Show that $10^n \gt 6n^2+n$

Question

Show for all $n \in \mathbb{N}$ $(n\geq1):$ $10^n \gt 6n^2+n$

My solution:

Base case: For $n=1$

$10^1 \gt 6 \cdot 1^2+1$

Inductive hypothesis:

$10^n \gt 6n^2+n \Rightarrow 10^{n+1} \gt 6\cdot(n+1)^2+(n+1)$

Inductive step:

$10^{n+1} \gt 6\cdot(n+1)^2+(n+1)$

$\Rightarrow$ $10^{n+1} \gt 6(n^2+2n+1)+n+1$

$\Rightarrow$ $10^{n+1} \gt 6n^2+12n+6+n+1$

$\Rightarrow$ $10^{n+1} \gt 6n^2+13n+7$

$\Rightarrow$ $10^n \cdot 10^1 \gt 6n^2+13n+7$

$\Rightarrow$ $(6n^2+n)\cdot10 \gt 6n^2+13n+7$

$\Rightarrow$ $60n^2+10n \gt 6n^2+13n+7$

I am stuck at this point. What techniques or tricks are there to solve the rest?

It is of interest to me, because I am currently practicing a lot of exercises related to convergences, inequalities and mathematical induction.

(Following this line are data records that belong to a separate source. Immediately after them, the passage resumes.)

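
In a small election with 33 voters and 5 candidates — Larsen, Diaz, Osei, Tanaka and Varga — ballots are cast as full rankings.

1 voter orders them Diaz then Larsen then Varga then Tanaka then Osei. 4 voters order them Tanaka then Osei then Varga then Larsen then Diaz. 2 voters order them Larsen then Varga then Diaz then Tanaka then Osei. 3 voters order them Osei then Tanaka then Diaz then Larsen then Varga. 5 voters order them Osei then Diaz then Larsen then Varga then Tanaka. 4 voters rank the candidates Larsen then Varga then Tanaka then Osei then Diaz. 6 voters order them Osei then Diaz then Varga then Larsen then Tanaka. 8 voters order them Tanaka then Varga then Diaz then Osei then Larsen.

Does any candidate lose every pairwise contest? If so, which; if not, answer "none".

none

Pairwise majorities:
Larsen vs Diaz: Larsen is ranked higher on 4+2+4 = 10 ballots, Diaz on 23. Diaz wins 23–10.
Larsen vs Osei: Osei, 26–7.
Larsen vs Tanaka: Larsen, 18–15.
Larsen–Varga: Varga 18–15.
Diaz vs Osei: 1+2+8 = 11 for Diaz, 22 for Osei — Osei by 22–11.
Diaz–Tanaka: Tanaka 19–14.
Diaz vs Varga: Diaz is ranked higher on 1+3+5+6 = 15 ballots, Varga on 18. Varga wins 18–15.
Osei vs Tanaka: Tanaka, 19–14.
Osei vs Varga: Osei preferred on 4+3+5+6 = 18 ballots; Osei wins 18–15.
Tanaka vs Varga: 15 to 18, Varga.
Each candidate has at least one pairwise win (Larsen beats Tanaka; Diaz beats Larsen; Osei beats Larsen; Tanaka beats Diaz; Varga beats Larsen) — no Condorcet loser.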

Any hints guiding me to the right direction I much appreciate.

Answer 1

For the inductive step we can proceed as follow

$$10^{n+1}=10\cdot 10^n \stackrel{Ind.Hyp.}>10\cdot(6n^2+n) \stackrel{?}>6\cdot(n+1)^2+(n+1)$$

and the latter requires

$$10\cdot(6n^2+n) \stackrel{?}>6\cdot(n+1)^2+(n+1)$$

$$60n^2+10n \stackrel{?}>6n^2+12n+6+n+1$$

$$54n^2-3n-7 \stackrel{?}>0$$

which can be shown to be true by quadratic formula or again by induction.

Answer 2

Hint: Multiplying $$10^n>6n^2+n$$ by $$10$$ we get

$$10^{n+1}>60n^2+10n$$ it remaines to prove that

$$60n^2+10n>6(n+1)^2+n+1$$ Can you do this? and this is $$54n^2-3n-7>0$$ which is clearly true for $$n\geq 1$$

Answer 3

$$60n^2+10n \gt 6n^2+13n+7 \iff 54n^2>3n+7$$

Note that $$ 54n^2 \ge 54n=3n+51n\ge 3n+51>3n+7$$

Answer 4

You almost finished. Now you can transfer all to the left and group: $$60n^2+10n \gt 6n^2+13n+7 \iff \\ 54n^2-3n-7>0 \iff \\ 44n^2+3n^2-3n+7n^2-7>0 \iff \\ 44n^2+3n(n-1)+7(n^2-1)>0,$$ which is true because $n>1$.

Answer 5

Left to show:

$54n^2-3n -7 >0$, $n \ge 1.$

$54n^2-3n-7 \ge 54 n^2 -3n^2-7=$

$51n^2 - 7 >0$.

Above inequality true for $n \ge 1$.